I think she is trying to say she doesn't want to helping you which is mean as she should care about the struggle you have right now. Its not like you don't have a plan normally. She just seems like a routines person who won't budge. My mum's very like that. Her days have been the same right from us being little. She never worked. She has never been a random last minute change person. If you ask her to do anything she gets in a flap. The most frustrating one was me trying to sort out a family member that I could definitely take my daughter too when I went into labour. My mum couldn't reassure me and say yes. She started saying I might be able to help or you can always ring auntie Jan in an emergency..... Auntie Jan is lovely but my daughter has seen her twice in a year and has never been to her house so that's no good at 2am. We ended up getting partner's mum an hour away to commit. But then my mum sulked. Anyway on the night labour started she went to my mum's afterall. My son was born in under 3 hours and we were going to be coming home. So I phoned her and said we will be home in a few hours. But then we had to stay in last minute and her reaction wasn't reassuring. My daughter was there 15 hours in total. But when my partner went to fetch her that evening my mum acted like she had been tortures. Moaning she was tired and stuff.
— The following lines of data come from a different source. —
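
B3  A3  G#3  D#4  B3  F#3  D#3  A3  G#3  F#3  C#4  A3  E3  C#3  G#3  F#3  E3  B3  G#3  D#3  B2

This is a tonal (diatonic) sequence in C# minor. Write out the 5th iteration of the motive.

E3 D#3 C#3 G#3 E3 B2 G#2

With a 7-note motive the entries are B3, A3, G#3, each down a 2nd from the previous.
Carrying on: F#3 → E3.
So cell 5 is E3 D#3 C#3 G#3 E3 B2 G#2.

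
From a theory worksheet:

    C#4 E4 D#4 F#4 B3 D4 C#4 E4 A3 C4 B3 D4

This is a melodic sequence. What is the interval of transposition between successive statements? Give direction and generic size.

down a 2nd

Unit = 4 notes; the statements start on C#4, B3, A3, moving down a 2nd each time.
From C#4 to B3: down a 2nd.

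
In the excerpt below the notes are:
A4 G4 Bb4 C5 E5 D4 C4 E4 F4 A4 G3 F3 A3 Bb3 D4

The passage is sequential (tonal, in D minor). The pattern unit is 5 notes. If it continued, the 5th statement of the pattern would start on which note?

F2

The 5-note cells begin on A4, D4, G3 — each down a 5th from the last.
Extending the heads down a 5th: C3 → F2.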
I think you will have to ignore her for now. Let her carry on moaning. She's been silly over a few weeks. Families should help in emergencies. X

RaisinGhost · 06/08/2020 13:40

I just think if my DM had a full time job how would she cope?

But she doesn't have one, and doesn't need or want one. Maybe she wouldn't cope so she has quite sensibly decided to take a different path in life.

She may be thinking the same about you - "I raised 2 kids without complaining, hell some people are single parents to five kids, so I don't know what rosegoldlily is fussing about, hope she doesn't get pregnant again, how would she cope".

PawPawNoodle · 06/08/2020 14:13

Where is your child's father in all this?

Stannisbaratheonsboxofmatches · 06/08/2020 14:14

It would be nice if she had a bit more empathy for you generally, and even nicer if she were happy to help.

As she clearly isn’t, have you tried a nanny for short hours like koru kids?